# My new kitty, Kelly



## Vivien (Jun 29, 2011)

I've adopted a new kitten from the local SPCA on 12 July 2011. She is a 7 month old calico. She seems small at 5 pounds but the vet said she's healthy. She's been named Kelly:love2 

My resident cats, Rex and Choco, who are both 2 yrs old have warmed up to her. Rex especially loves to play with her which is good as he is much more playful while Choco is quieter and does not like to play as much. Rex and Kelly get their share of play while Choco has more alone time, works out for all three cats :smile: I am sooo happy that they are getting along so well


----------



## MowMow (Nov 6, 2010)

Welcome home to Kelly! She's such a beauty!


----------



## KittieLover (May 2, 2011)

Oh my! She is beautiful! I love calico's!
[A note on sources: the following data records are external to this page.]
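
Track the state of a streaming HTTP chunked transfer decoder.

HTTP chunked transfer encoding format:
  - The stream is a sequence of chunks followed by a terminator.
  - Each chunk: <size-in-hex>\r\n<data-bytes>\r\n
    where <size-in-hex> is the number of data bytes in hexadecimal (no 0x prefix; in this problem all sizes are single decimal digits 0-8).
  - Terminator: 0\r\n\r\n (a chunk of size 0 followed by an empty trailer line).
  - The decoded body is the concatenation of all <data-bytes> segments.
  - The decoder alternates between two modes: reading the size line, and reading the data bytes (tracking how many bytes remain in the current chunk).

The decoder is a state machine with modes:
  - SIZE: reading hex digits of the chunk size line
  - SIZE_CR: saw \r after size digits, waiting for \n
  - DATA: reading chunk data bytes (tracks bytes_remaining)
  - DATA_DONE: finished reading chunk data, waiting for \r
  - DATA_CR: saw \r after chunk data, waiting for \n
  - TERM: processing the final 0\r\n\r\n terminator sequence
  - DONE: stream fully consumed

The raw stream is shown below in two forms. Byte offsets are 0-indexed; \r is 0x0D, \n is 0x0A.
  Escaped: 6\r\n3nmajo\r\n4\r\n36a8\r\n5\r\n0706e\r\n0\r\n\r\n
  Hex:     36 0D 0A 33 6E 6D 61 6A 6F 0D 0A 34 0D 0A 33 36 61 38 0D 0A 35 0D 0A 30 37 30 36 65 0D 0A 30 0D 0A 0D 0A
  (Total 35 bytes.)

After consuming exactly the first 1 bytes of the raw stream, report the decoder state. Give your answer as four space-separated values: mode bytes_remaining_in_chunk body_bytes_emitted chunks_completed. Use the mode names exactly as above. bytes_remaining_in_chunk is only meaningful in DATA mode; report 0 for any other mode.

Byte 0 = '6': mode=SIZE remaining=0 emitted=0 chunks_done=0

Answer: SIZE 0 0 0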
Welcome home Kelly!
I am very glad that she has a very loving home who really care's for her


----------



## konstargirl (Feb 4, 2011)

What a cutie! Thanks for sharing!


----------



## Time Bandit (Aug 17, 2010)

Aww, she's so cute and tiny! Grats on the new family member!


----------



## Meezer_lover (Apr 19, 2011)

What a beauty....Congrats!


----------



## Emmz (Jun 23, 2011)

Awww she is so pretty!


----------



## christypooh402 (Jul 7, 2011)

She's beautiful! Congratulations and kudos to you for adopting!!
There was a dilute calico similar to Kelley at the shelter when we adopted Tonks. I was so torn between the two, but the kids were smitten with Tonks since we had seen her online. 
Enjoy your new baby!


----------



## pinkrobot (Jul 14, 2011)

What a beauty! Hooray for new kitties!


----------



## marti (Jul 24, 2011)

awww adoreable


----------



## OwnedByIsis (Jun 21, 2011)

What a pretty girl! Congrats on your new kitty


----------



## Rocky_Raccoon (Jun 7, 2011)

Congrats  She's really cute! I'm glad she has made some friends and has a loving mom to take care of her


----------